The strengths of this study include the large number of participants and the inclusion of multiple testing sites across Canada. In addition, we used standardized protocols and post-production video editing to provide a measure of anonymity for the volunteer patients. The expert raters were all experienced in POCUS and were from both rural and urban practice locations, with generalist and specialist training, and with a range of years of both clinical practice and POCUS experience. The raters were blinded to the level of training of the participants, and they did not have any knowledge of the scores given by the other raters. Each video was reviewed by a minimum of two raters.
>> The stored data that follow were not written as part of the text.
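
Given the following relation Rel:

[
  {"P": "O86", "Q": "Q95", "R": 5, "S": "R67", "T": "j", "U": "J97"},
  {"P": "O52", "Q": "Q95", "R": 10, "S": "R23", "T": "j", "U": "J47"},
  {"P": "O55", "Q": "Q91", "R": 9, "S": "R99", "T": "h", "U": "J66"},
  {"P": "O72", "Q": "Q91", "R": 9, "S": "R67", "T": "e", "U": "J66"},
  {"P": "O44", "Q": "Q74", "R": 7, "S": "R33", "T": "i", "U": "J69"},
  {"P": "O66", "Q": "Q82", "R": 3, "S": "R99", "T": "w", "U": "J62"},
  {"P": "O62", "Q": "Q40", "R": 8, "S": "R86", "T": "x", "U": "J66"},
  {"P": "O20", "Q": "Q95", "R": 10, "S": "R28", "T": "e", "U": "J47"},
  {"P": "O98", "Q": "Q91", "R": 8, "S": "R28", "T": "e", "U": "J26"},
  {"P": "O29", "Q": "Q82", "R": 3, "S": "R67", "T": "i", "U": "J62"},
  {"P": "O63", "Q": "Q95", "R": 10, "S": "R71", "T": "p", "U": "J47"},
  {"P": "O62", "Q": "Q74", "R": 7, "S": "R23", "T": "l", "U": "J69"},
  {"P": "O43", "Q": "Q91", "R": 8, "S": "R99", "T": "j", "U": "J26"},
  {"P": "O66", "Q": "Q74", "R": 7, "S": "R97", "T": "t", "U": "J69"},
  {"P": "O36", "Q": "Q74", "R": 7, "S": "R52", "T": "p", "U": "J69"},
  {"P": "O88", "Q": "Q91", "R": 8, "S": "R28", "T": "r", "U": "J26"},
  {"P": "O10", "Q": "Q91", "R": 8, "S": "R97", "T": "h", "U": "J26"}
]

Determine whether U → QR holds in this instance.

U=J97: 1 row → {Q,R} = (Q95, 5) ✓
U=J47: 3 rows → {Q,R} = (Q95, 10), (Q95, 10), (Q95, 10) ✓
U=J66: 3 rows → {Q,R} takes values {(Q91, 9), (Q40, 8)} — violation
U=J69: 4 rows → {Q,R} = (Q74, 7), (Q74, 7), (Q74, 7), (Q74, 7) ✓
U=J62: 2 rows → {Q,R} = (Q82, 3), (Q82, 3) ✓
U=J26: 4 rows → {Q,R} = (Q91, 8), (Q91, 8), (Q91, 8), (Q91, 8) ✓
Two rows agree on U but differ on QR, so U → QR does not hold.

No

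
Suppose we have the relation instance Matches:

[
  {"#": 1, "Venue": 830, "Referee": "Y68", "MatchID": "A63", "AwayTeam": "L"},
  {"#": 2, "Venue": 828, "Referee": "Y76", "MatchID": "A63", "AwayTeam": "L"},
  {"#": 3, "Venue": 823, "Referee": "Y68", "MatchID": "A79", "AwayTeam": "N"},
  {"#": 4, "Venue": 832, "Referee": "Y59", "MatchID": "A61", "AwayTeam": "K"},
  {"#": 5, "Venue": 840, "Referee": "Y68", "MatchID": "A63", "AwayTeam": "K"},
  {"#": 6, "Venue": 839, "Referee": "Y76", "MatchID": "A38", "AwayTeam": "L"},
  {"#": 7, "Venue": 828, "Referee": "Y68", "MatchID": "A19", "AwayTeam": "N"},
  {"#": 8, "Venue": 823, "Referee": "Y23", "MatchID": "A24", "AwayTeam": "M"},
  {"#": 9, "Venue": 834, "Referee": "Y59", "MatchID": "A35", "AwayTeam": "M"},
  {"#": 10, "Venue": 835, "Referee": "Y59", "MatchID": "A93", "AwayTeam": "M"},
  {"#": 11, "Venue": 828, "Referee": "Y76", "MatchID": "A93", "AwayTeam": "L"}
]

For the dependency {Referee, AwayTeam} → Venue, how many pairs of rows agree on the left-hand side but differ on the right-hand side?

4

(Referee=Y76, AwayTeam=L): violating pairs (2,6), (6,11) — 2 pairs.
(Referee=Y68, AwayTeam=N): violating pairs (3,7) — 1 pair.
(Referee=Y59, AwayTeam=M): violating pairs (9,10) — 1 pair.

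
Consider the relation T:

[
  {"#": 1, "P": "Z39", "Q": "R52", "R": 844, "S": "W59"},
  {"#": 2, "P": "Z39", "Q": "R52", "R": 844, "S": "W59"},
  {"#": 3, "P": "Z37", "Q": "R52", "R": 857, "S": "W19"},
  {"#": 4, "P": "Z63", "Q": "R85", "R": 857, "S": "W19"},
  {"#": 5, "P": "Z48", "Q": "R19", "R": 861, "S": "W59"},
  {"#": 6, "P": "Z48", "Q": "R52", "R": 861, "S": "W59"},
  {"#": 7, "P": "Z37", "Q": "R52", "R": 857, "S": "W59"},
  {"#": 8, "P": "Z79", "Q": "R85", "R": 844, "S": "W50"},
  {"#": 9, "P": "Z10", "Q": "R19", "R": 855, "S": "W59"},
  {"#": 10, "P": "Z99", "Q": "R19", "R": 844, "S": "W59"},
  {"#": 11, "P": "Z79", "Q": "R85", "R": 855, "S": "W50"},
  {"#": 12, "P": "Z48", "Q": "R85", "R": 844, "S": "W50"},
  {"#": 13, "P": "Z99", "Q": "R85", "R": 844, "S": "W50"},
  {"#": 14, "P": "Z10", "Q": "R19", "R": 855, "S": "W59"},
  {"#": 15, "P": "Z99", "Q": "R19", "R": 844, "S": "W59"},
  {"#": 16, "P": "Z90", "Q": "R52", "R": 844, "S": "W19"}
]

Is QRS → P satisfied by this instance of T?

(Q=R52, R=844, S=W59): rows 1, 2 → P = Z39, Z39 ✓
(Q=R52, R=857, S=W19): row 3 → P = Z37 ✓
(Q=R85, R=857, S=W19): row 4 → P = Z63 ✓
(Q=R19, R=861, S=W59): row 5 → P = Z48 ✓
(Q=R52, R=861, S=W59): row 6 → P = Z48 ✓
(Q=R52, R=857, S=W59): row 7 → P = Z37 ✓
(Q=R85, R=844, S=W50): rows 8, 12, 13 → P takes values {Z79, Z48, Z99} — violation
(Q=R19, R=855, S=W59): rows 9, 14 → P = Z10, Z10 ✓
(Q=R19, R=844, S=W59): rows 10, 15 → P = Z99, Z99 ✓
(Q=R85, R=855, S=W50): row 11 → P = Z79 ✓
(Q=R52, R=844, S=W19): row 16 → P = Z90 ✓
Two rows agree on QRS but differ on P, so QRS → P does not hold.

No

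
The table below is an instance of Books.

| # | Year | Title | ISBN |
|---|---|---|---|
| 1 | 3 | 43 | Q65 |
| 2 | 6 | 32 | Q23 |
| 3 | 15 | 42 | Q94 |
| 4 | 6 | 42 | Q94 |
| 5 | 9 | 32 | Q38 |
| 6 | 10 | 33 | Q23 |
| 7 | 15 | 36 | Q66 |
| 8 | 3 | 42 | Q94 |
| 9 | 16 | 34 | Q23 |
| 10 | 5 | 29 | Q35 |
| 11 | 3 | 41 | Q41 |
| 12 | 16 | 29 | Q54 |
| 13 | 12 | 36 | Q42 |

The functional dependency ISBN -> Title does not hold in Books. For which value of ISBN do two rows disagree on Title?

Q23

ISBN=Q65: row 1 → Title = 43 ✓
ISBN=Q23: rows 2, 6, 9 → Title takes values {32, 33, 34} — violation
ISBN=Q94: rows 3, 4, 8 → Title = 42, 42, 42 ✓
ISBN=Q38: row 5 → Title = 32 ✓
ISBN=Q66: row 7 → Title = 36 ✓
ISBN=Q35: row 10 → Title = 29 ✓
ISBN=Q41: row 11 → Title = 41 ✓
ISBN=Q54: row 12 → Title = 29 ✓
ISBN=Q42: row 13 → Title = 36 ✓
The only ISBN value with inconsistent Title is ISBN=Q23.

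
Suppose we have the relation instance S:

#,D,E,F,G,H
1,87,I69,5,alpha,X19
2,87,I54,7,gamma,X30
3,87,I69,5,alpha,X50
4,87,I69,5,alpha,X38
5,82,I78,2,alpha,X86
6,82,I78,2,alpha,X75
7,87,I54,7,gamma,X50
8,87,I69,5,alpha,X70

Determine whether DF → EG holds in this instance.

(D=87, F=5): rows 1, 3, 4, 8 → {E,G} = (I69, alpha), (I69, alpha), (I69, alpha), (I69, alpha) ✓
(D=87, F=7): rows 2, 7 → {E,G} = (I54, gamma), (I54, gamma) ✓
(D=82, F=2): rows 5, 6 → {E,G} = (I78, alpha), (I78, alpha) ✓
Every DF value is associated with a single EG value, so DF → EG holds.

Yes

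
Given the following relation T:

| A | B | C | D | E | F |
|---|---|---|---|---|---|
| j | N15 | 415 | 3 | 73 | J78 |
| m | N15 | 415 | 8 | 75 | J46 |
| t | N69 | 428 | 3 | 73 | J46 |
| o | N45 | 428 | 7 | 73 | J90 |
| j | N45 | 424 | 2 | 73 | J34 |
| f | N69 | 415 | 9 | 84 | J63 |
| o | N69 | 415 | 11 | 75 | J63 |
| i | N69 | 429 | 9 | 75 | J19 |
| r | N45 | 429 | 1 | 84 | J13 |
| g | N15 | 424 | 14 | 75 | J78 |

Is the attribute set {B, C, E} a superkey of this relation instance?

All 10 rows have distinct {B, C, E} values, so {B, C, E} → (all attributes) holds and {B, C, E} is a superkey.

Yes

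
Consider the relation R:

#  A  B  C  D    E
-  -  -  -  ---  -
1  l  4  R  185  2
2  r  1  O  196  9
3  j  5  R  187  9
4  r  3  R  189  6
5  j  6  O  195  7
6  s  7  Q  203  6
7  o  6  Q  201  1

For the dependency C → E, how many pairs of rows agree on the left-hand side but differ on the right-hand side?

C=R: violating pairs (1,3), (1,4), (3,4) — 3 pairs.
C=O: violating pairs (2,5) — 1 pair.
C=Q: violating pairs (6,7) — 1 pair.

5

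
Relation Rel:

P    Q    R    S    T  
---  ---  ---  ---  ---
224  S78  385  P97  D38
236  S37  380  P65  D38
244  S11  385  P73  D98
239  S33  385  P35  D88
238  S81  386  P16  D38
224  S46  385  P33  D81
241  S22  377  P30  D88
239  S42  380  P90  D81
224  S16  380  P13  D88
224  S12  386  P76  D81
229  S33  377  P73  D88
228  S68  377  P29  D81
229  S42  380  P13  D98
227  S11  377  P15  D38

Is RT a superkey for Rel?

No

Two distinct rows share (R=377, T=D88), so RT does not determine every attribute — not a superkey.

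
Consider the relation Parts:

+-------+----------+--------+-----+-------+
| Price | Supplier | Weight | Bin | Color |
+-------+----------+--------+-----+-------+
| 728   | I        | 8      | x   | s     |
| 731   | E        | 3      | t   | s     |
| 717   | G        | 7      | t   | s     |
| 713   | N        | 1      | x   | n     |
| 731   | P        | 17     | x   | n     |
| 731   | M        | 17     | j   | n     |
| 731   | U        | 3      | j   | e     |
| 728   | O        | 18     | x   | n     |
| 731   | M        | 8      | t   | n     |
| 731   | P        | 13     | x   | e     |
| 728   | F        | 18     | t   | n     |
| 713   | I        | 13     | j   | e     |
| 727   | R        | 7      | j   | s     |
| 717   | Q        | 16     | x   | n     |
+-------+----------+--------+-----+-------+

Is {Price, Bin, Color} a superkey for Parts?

All 14 rows have distinct {Price, Bin, Color} values, so {Price, Bin, Color} → (all attributes) holds and {Price, Bin, Color} is a superkey.

Yes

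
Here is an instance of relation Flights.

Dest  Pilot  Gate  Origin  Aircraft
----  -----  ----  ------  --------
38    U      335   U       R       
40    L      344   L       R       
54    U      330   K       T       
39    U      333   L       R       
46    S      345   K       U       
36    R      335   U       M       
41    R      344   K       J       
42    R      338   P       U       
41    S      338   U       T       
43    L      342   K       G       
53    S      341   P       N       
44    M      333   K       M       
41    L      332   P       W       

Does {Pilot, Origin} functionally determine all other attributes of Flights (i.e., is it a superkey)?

Yes

All 13 rows have distinct {Pilot, Origin} values, so {Pilot, Origin} → (all attributes) holds and {Pilot, Origin} is a superkey.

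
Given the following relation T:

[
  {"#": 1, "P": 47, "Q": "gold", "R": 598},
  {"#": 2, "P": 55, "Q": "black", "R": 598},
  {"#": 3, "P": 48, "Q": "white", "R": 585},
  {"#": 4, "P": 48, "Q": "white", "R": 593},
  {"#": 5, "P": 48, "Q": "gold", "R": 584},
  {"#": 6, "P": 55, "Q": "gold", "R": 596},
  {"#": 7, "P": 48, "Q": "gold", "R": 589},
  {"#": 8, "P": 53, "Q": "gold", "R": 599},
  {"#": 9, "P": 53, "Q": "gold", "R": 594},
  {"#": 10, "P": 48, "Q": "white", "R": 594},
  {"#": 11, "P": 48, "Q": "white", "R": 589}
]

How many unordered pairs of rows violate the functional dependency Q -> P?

Q=gold: violating pairs (1,5), (1,6), (1,7), (1,8), (1,9), (5,6), (5,8), (5,9), (6,7), (6,8), (6,9), (7,8), (7,9) — 13 pairs.
Q=white: all 4 rows agree on P — 0 pairs.

13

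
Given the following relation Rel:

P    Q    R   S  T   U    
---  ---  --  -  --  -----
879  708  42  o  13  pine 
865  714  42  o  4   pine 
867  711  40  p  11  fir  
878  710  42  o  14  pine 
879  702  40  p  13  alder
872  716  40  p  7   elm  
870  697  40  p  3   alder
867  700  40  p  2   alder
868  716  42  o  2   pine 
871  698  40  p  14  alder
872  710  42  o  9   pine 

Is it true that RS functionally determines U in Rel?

No

(R=42, S=o): 5 rows → U = pine, pine, pine, pine, pine ✓
(R=40, S=p): 6 rows → U takes values {fir, alder, elm} — violation
Two rows agree on RS but differ on U, so RS → U does not hold.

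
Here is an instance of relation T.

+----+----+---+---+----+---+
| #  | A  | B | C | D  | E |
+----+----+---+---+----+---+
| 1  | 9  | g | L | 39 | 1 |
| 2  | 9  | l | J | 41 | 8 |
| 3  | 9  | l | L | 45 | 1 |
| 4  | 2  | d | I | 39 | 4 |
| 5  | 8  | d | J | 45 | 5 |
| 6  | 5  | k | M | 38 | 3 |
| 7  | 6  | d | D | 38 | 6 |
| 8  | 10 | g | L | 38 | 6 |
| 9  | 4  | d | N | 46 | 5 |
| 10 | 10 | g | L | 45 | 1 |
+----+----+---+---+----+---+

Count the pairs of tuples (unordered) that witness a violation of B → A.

B=g: violating pairs (1,8), (1,10) — 2 pairs.
B=l: all 2 rows agree on A — 0 pairs.
B=d: violating pairs (4,5), (4,7), (4,9), (5,7), (5,9), (7,9) — 6 pairs.

8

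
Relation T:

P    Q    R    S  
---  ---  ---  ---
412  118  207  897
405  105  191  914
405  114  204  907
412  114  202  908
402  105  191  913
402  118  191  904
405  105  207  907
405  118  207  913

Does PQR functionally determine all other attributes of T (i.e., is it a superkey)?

Yes

All 8 rows have distinct PQR values, so PQR → (all attributes) holds and PQR is a superkey.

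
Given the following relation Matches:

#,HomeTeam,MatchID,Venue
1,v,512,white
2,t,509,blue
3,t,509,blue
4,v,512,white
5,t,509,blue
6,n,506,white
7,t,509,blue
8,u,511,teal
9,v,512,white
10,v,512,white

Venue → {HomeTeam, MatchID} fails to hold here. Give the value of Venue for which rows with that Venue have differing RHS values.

Venue=white: rows 1, 4, 6, 9, 10 → {HomeTeam,MatchID} takes values {(v, 512), (n, 506)} — violation
Venue=blue: rows 2, 3, 5, 7 → {HomeTeam,MatchID} = (t, 509), (t, 509), (t, 509), (t, 509) ✓
Venue=teal: row 8 → {HomeTeam,MatchID} = (u, 511) ✓
The only Venue value with inconsistent RHS is Venue=white.

white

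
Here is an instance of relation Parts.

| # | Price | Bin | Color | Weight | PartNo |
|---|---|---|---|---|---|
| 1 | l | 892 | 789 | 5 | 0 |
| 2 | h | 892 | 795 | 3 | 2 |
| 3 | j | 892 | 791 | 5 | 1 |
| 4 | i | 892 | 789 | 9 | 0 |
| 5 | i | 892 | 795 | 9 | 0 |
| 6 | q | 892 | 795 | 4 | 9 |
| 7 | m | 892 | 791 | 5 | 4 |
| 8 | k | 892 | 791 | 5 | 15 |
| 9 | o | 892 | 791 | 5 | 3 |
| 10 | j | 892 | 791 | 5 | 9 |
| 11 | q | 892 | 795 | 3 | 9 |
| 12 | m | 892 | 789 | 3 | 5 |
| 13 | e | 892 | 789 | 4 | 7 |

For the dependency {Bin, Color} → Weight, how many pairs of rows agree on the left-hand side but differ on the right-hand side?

(Bin=892, Color=789): violating pairs (1,4), (1,12), (1,13), (4,12), (4,13), (12,13) — 6 pairs.
(Bin=892, Color=795): violating pairs (2,5), (2,6), (5,6), (5,11), (6,11) — 5 pairs.
(Bin=892, Color=791): all 5 rows agree on Weight — 0 pairs.

11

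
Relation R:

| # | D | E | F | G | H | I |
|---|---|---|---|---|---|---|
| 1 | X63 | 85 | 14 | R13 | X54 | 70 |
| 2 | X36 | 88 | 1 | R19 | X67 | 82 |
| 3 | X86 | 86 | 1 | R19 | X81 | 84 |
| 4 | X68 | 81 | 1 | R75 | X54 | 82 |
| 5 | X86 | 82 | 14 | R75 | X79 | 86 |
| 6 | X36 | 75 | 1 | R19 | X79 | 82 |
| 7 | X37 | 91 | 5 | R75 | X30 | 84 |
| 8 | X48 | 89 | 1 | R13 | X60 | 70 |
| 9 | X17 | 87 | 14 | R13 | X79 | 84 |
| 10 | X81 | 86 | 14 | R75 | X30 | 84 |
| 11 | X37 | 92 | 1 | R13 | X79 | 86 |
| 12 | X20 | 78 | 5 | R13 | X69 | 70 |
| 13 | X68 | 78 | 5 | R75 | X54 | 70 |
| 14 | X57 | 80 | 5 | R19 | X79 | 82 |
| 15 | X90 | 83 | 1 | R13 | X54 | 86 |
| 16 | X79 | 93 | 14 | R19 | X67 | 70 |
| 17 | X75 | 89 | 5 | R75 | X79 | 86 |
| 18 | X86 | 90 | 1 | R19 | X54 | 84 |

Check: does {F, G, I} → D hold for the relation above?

No

(F=14, G=R13, I=70): row 1 → D = X63 ✓
(F=1, G=R19, I=82): rows 2, 6 → D = X36, X36 ✓
(F=1, G=R19, I=84): rows 3, 18 → D = X86, X86 ✓
(F=1, G=R75, I=82): row 4 → D = X68 ✓
(F=14, G=R75, I=86): row 5 → D = X86 ✓
(F=5, G=R75, I=84): row 7 → D = X37 ✓
(F=1, G=R13, I=70): row 8 → D = X48 ✓
(F=14, G=R13, I=84): row 9 → D = X17 ✓
(F=14, G=R75, I=84): row 10 → D = X81 ✓
(F=1, G=R13, I=86): rows 11, 15 → D takes values {X37, X90} — violation
(F=5, G=R13, I=70): row 12 → D = X20 ✓
(F=5, G=R75, I=70): row 13 → D = X68 ✓
(F=5, G=R19, I=82): row 14 → D = X57 ✓
(F=14, G=R19, I=70): row 16 → D = X79 ✓
(F=5, G=R75, I=86): row 17 → D = X75 ✓
Two rows agree on {F, G, I} but differ on D, so {F, G, I} → D does not hold.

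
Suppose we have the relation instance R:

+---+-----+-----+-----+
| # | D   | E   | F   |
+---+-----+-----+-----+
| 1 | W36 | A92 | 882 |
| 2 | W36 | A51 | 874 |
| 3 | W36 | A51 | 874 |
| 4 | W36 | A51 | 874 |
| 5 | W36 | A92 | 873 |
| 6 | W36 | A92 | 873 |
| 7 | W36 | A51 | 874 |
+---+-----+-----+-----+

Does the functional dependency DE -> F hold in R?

(D=W36, E=A92): rows 1, 5, 6 → F takes values {882, 873} — violation
(D=W36, E=A51): rows 2, 3, 4, 7 → F = 874, 874, 874, 874 ✓
Two rows agree on DE but differ on F, so DE -> F does not hold.

No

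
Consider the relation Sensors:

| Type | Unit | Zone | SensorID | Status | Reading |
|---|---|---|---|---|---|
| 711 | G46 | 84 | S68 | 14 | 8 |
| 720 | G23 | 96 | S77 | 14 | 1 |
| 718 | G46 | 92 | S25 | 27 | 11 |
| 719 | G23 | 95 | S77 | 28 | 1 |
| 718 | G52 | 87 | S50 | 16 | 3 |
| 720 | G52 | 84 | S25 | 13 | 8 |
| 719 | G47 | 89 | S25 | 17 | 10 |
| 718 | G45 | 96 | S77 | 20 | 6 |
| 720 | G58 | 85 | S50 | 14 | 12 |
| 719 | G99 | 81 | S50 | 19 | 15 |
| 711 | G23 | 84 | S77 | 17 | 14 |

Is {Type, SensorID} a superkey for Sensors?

Yes

All 11 rows have distinct {Type, SensorID} values, so {Type, SensorID} → (all attributes) holds and {Type, SensorID} is a superkey.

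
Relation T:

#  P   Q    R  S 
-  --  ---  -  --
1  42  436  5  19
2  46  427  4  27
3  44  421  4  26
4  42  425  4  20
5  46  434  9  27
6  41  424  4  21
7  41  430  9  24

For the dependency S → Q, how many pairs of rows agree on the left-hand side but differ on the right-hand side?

1

S=27: violating pairs (2,5) — 1 pair.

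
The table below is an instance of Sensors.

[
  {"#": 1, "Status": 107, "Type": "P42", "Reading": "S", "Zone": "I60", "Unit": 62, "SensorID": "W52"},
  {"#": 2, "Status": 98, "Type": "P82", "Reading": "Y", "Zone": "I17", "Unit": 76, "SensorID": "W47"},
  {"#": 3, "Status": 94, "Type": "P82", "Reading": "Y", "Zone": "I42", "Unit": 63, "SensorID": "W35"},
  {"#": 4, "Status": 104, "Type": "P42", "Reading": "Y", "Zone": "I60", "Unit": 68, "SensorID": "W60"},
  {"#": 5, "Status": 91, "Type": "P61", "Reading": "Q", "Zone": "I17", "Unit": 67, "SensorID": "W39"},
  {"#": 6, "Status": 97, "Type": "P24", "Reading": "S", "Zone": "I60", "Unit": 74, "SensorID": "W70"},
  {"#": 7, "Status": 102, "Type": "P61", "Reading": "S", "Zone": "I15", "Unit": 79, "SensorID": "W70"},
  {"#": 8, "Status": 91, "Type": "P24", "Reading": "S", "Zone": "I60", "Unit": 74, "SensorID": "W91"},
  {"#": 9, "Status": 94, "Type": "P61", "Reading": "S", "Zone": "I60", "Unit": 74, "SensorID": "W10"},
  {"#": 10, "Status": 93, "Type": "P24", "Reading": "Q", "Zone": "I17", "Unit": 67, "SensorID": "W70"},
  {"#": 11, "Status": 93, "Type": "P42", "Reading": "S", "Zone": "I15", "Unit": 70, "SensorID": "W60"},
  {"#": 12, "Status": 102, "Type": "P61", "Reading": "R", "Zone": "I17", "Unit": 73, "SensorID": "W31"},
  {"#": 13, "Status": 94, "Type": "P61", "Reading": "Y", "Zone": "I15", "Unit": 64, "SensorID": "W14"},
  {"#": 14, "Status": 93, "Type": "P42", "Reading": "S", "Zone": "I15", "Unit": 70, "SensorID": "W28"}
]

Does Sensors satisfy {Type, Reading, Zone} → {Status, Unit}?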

There were several limitations in this study. First, there were technical issues related to poor audio and video quality. Future studies should include a set of criteria to assess the quality of the videos. Secondly, the expert raters described several problems with the scoring system. There were some items on the checklists that were not applicable to the exam. For example, there were no abnormal ultrasound findings in the volunteer patients, but there was a checkbox for identifying abnormalities and the raters were unsure how to handle this item. This may be a fault in using a checklist for this type of assessment or in the design of the tool itself which was developed by practicing physicians who use POCUS. This may be fixed in the future by giving the raters three columns to select from (yes, no, or not applicable). The expert raters did not receive any training on how to use the assessment tool. Strategies to improve the inter-rater reliability might include developing a standardized program to train the raters on the assessment tool virtually or in-person. Finally, expert-novice comparisons for validity arguments have several inherent limitations [40]. In this study, there was difficulty recruiting participants who were medical students with expert level ultrasound training, leading us to recruit postgraduate students and practicing physicians as participants. Using this tool in a heterogenous population may have negatively impacted the inter-rater reliability and the subgroup analysis explored these effects.

Conclusion

The goal of this study was to propose and test an IUA for the scoring domain within Kane’s framework. The results of this study do not provide enough evidence to support the IUA in the scoring domain. Therefore, the POCUS assessment tool requires further modification and testing prior before it can be used for reliable undergraduate POCUS assessment.